Campbell stressed Alaska’s global geologic significance: the state ranks first for mineral potential in the Fraser Institute’s 2024 survey and has many of the minerals listed on the 2025 U.S. critical minerals list. She walked lawmakers through exploration hotspots, naming major projects including Donlin (described in the presentation as the Donlin Gold Project), Pogo, Fort Knox, and the Red Dog complex. On Red Dog, she said the company has indicated ore will be exhausted around 2031 and that the operator is accelerating exploration of satellite deposits.

Committee members pressed for more economic detail. Representative Fields asked whether production value approximates gross revenue and whether the department could estimate pretax profit; Campbell cautioned against simple subtractions: “That is the number that is generally reported by other jurisdictions. We haven't subtracted out the taxes and expenditures because they can be difficult to forecast before the mining companies report them,” she said and offered to follow up with additional research. The committee also requested figures on how many full‑time jobs are associated with the 150 placer mines; Campbell said that information was not currently available and promised to research it.
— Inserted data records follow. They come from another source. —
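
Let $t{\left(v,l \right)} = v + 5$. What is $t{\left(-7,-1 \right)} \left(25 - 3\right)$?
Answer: $-44$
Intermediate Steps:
$t{\left(v,l \right)} = 5 + v$
$t{\left(-7,-1 \right)} \left(25 - 3\right) = \left(5 - 7\right) \left(25 - 3\right) = \left(-2\right) 22 = -44$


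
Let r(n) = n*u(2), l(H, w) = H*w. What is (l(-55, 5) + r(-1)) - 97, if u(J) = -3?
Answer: -369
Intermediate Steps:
r(n) = -3*n (r(n) = n*(-3) = -3*n)
(l(-55, 5) + r(-1)) - 97 = (-55*5 - 3*(-1)) - 97 = (-275 + 3) - 97 = -272 - 97 = -369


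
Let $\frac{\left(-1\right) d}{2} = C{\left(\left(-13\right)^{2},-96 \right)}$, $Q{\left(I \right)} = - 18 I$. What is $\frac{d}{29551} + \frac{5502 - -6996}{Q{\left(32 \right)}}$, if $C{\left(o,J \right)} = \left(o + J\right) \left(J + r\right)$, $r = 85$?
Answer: $- \frac{61400557}{2836896} \approx -21.644$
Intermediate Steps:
$C{\left(o,J \right)} = \left(85 + J\right) \left(J + o\right)$ ($C{\left(o,J \right)} = \left(o + J\right) \left(J + 85\right) = \left(J + o\right) \left(85 + J\right) = \left(85 + J\right) \left(J + o\right)$)
$d = 1606$ ($d = - 2 \left(\left(-96\right)^{2} + 85 \left(-96\right) + 85 \left(-13\right)^{2} - 96 \left(-13\right)^{2}\right) = - 2 \left(9216 - 8160 + 85 \cdot 169 - 16224\right) = - 2 \left(9216 - 8160 + 14365 - 16224\right) = \left(-2\right) \left(-803\right) = 1606$)
$\frac{d}{29551} + \frac{5502 - -6996}{Q{\left(32 \right)}} = \frac{1606}{29551} + \frac{5502 - -6996}{\left(-18\right) 32} = 1606 \cdot \frac{1}{29551} + \frac{5502 + 6996}{-576} = \frac{1606}{29551} + 12498 \left(- \frac{1}{576}\right) = \frac{1606}{29551} - \frac{2083}{96} = - \frac{61400557}{2836896}$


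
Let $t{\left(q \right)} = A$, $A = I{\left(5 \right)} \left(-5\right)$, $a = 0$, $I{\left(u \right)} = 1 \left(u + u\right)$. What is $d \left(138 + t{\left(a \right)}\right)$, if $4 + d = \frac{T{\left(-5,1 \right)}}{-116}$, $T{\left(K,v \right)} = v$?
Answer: $- \frac{10230}{29} \approx -352.76$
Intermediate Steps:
$I{\left(u \right)} = 2 u$ ($I{\left(u \right)} = 1 \cdot 2 u = 2 u$)
$d = - \frac{465}{116}$ ($d = -4 + 1 \frac{1}{-116} = -4 + 1 \left(- \frac{1}{116}\right) = -4 - \frac{1}{116} = - \frac{465}{116} \approx -4.0086$)
$A = -50$ ($A = 2 \cdot 5 \left(-5\right) = 10 \left(-5\right) = -50$)
$t{\left(q \right)} = -50$
$d \left(138 + t{\left(a \right)}\right) = - \frac{465 \left(138 - 50\right)}{116} = \left(- \frac{465}{116}\right) 88 = - \frac{10230}{29}$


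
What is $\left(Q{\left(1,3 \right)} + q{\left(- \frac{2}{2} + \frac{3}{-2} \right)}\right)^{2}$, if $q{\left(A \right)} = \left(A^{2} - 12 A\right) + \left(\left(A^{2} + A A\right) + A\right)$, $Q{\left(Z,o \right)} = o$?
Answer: $\frac{38809}{16} \approx 2425.6$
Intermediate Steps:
$q{\left(A \right)} = - 11 A + 3 A^{2}$ ($q{\left(A \right)} = \left(A^{2} - 12 A\right) + \left(\left(A^{2} + A^{2}\right) + A\right) = \left(A^{2} - 12 A\right) + \left(2 A^{2} + A\right) = \left(A^{2} - 12 A\right) + \left(A + 2 A^{2}\right) = - 11 A + 3 A^{2}$)
$\left(Q{\left(1,3 \right)} + q{\left(- \frac{2}{2} + \frac{3}{-2} \right)}\right)^{2} = \left(3 + \left(- \frac{2}{2} + \frac{3}{-2}\right) \left(-11 + 3 \left(- \frac{2}{2} + \frac{3}{-2}\right)\right)\right)^{2} = \left(3 + \left(\left(-2\right) \frac{1}{2} + 3 \left(- \frac{1}{2}\right)\right) \left(-11 + 3 \left(\left(-2\right) \frac{1}{2} + 3 \left(- \frac{1}{2}\right)\right)\right)\right)^{2} = \left(3 + \left(-1 - \frac{3}{2}\right) \left(-11 + 3 \left(-1 - \frac{3}{2}\right)\right)\right)^{2} = \left(3 - \frac{5 \left(-11 + 3 \left(- \frac{5}{2}\right)\right)}{2}\right)^{2} = \left(3 - \frac{5 \left(-11 - \frac{15}{2}\right)}{2}\right)^{2} = \left(3 - - \frac{185}{4}\right)^{2} = \left(3 + \frac{185}{4}\right)^{2} = \left(\frac{197}{4}\right)^{2} = \frac{38809}{16}$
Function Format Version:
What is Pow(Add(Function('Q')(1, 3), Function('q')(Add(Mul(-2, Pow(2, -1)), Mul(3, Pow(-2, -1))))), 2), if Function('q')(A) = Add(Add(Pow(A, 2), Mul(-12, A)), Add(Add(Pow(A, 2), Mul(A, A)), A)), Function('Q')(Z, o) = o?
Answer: Rational(38809, 16) ≈ 2425.6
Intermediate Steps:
Function('q')(A) = Add(Mul(-11, A), Mul(3, Pow(A, 2))) (Function('q')(A) = Add(Add(Pow(A, 2), Mul(-12, A)), Add(Add(Pow(A, 2), Pow(A, 2)), A)) = Add(Add(Pow(A, 2), Mul(-12, A)), Add(Mul(2, Pow(A, 2)), A)) = Add(Add(Pow(A, 2), Mul(-12, A)), Add(A, Mul(2, Pow(A, 2)))) = Add(Mul(-11, A), Mul(3, Pow(A, 2))))
Pow(Add(Function('Q')(1, 3), Function('q')(Add(Mul(-2, Pow(2, -1)), Mul(3, Pow(-2, -1))))), 2) = Pow(Add(3, Mul(Add(Mul(-2, Pow(2, -1)), Mul(3, Pow(-2, -1))), Add(-11, Mul(3, Add(Mul(-2, Pow(2, -1)), Mul(3, Pow(-2, -1))))))), 2) = Pow(Add(3, Mul(Add(Mul(-2, Rational(1, 2)), Mul(3, Rational(-1, 2))), Add(-11, Mul(3, Add(Mul(-2, Rational(1, 2)), Mul(3, Rational(-1, 2))))))), 2) = Pow(Add(3, Mul(Add(-1, Rational(-3, 2)), Add(-11, Mul(3, Add(-1, Rational(-3, 2)))))), 2) = Pow(Add(3, Mul(Rational(-5, 2), Add(-11, Mul(3, Rational(-5, 2))))), 2) = Pow(Add(3, Mul(Rational(-5, 2), Add(-11, Rational(-15, 2)))), 2) = Pow(Add(3, Mul(Rational(-5, 2), Rational(-37, 2))), 2) = Pow(Add(3, Rational(185, 4)), 2) = Pow(Rational(197, 4), 2) = Rational(38809, 16)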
Campbell highlighted DGGS’s role in attracting exploration—public geologic maps, airborne geophysics and a newly certified hyperspectral scanner will be used to scan samples starting in March—and credited federal Earth MRI funding for much of the recent mapping work. She gave examples of discoveries supported by state data, including an Alaska Silver Corp. discovery near Illinois Creek that leveraged airborne geophysics funded by a prior capital project.

The presentation noted state and local fiscal impacts that remain preliminary: the DGGS compilation gives an approximate state revenue contribution of $97,500,000 (including royalties, mining license tax, claim rentals and fees), municipal receipts around $48,600,000 and Native/regional/village corporation receipts around $215,400,000, with the caveat that 2025 numbers are estimates pending final reporting.

The presentation closed with a slide listing potential new mines (projects with permitting in process) and a reminder that the Office of Project Management and Permitting will provide detail on permitting timelines for projects that opt into coordinated review.

The committee did not take any formal action. Members asked for follow‑up information on job counts, corporate tax contributions and more granular fiscal comparisons; DGGS agreed to provide those details.